How would one go about doing this?
I tried creating a general matrix in the following way:
$$ A = \begin{bmatrix} a & b & c \\ d & e & f \\ g & h & i \\ \end{bmatrix} $$
Now from here, my reasoning was to just try and find a general expression for the characteristic polynomial which is $det(A-\lambda I)$ but that turned out to be a dead end (at least for me) because I was not able to factor anything out and thus make it an eigenvalue that works regardless of the numbers in the matrix.
Any help on this would be very much appreciated.

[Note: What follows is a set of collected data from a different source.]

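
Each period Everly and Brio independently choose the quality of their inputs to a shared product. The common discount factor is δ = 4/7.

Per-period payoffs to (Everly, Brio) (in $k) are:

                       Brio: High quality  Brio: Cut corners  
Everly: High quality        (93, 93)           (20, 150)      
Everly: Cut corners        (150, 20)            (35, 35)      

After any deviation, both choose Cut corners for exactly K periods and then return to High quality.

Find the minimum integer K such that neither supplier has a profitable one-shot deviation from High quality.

3

IC: δ(1−δ^K)/(1−δ) ≥ (150−93)/(93−35) = 57/58.
With δ = 4/7: need 1 − δ^K ≥ 57/58·(1−4/7)/(4/7), i.e. δ^K ≤ 0.2629.
Since (4/7)^2 = 0.3265 and (4/7)^3 = 0.1866, the smallest such K is 3.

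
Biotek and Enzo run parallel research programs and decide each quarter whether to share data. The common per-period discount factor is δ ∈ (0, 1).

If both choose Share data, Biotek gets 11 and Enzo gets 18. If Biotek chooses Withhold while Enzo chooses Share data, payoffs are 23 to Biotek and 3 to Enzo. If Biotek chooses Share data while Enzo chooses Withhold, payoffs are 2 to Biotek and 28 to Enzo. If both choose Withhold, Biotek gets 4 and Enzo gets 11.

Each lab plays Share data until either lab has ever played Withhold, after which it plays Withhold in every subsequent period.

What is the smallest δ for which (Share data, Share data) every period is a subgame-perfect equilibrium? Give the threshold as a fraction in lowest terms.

12/19

For Biotek: deviation gain 23−11 = 12, per-period punishment loss 11−4 = 7. IC gives δ ≥ 12/19.
For Enzo: gain 10, loss 7 per period, so δ ≥ 10/17.
The tighter constraint is Biotek's, so cooperation needs δ ≥ 12/19.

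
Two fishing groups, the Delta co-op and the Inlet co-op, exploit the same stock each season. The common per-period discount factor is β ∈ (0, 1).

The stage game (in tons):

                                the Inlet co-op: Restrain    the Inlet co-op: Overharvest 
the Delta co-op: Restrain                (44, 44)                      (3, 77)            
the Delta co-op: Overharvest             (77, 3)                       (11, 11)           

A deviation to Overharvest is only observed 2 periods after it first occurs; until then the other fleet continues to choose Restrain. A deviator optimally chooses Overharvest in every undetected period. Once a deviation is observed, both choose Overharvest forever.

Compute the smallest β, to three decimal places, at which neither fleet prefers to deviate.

0.707

Deviating for the 2 undetected periods gains 77−44 = 33 per period over cooperation, then loses 44−11 = 33 per period forever once punishment starts.
Gain: 33(1 + β + … + β^1); loss: 33·β^2/(1−β).
No profitable deviation ⇔ 33(1−β^2) ≤ 33·β^2, i.e. β^2 ≥ 33/(33+33) = 1/2.
Hence β ≥ (1/2)^(1/2) ≈ 0.707.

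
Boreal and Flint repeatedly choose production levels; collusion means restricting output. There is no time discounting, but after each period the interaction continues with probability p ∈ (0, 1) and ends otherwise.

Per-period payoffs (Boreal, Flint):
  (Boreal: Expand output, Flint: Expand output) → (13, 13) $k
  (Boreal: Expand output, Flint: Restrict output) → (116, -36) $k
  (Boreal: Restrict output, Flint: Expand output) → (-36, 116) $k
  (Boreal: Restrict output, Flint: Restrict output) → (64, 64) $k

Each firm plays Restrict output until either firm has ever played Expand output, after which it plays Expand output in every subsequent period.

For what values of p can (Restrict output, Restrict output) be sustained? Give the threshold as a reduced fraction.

Expected cooperation value is 64 + p·64 + p²·64 + … = 64/(1−p); deviation gives 116 + p·13/(1−p).
64 ≥ 116(1−p) + 13p ⇒ 103p ≥ 52 ⇒ p ≥ 52/103.

52/103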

Let $\phi(t) = \det (tI -A) = t^3 \det(I - {1 \over t} A)$.
Note that $\phi$ is a polynomial in $t$ and so is continuous.
Hence $\lim_{t \to -\infty} \phi(t)= -\infty$, $\lim_{t \to \infty} \phi(t)= \infty$ and so $\phi$ must take the value $0$ somewhere.
Alternatively:
Note that $\phi$ has 3 roots.
If $z \in \mathbb{C}$ then $\phi(\overline{z}) = \overline{\phi(z)}$, hence if $z$ is a root then $\overline{z}$ is also a root. In particular, if there is a non real root, then its conjugate is also another root. Hence the number of non real roots is even, and hence we can have either $0$ or $2$ non real roots. And so this means we have $1$ or $3$ real roots.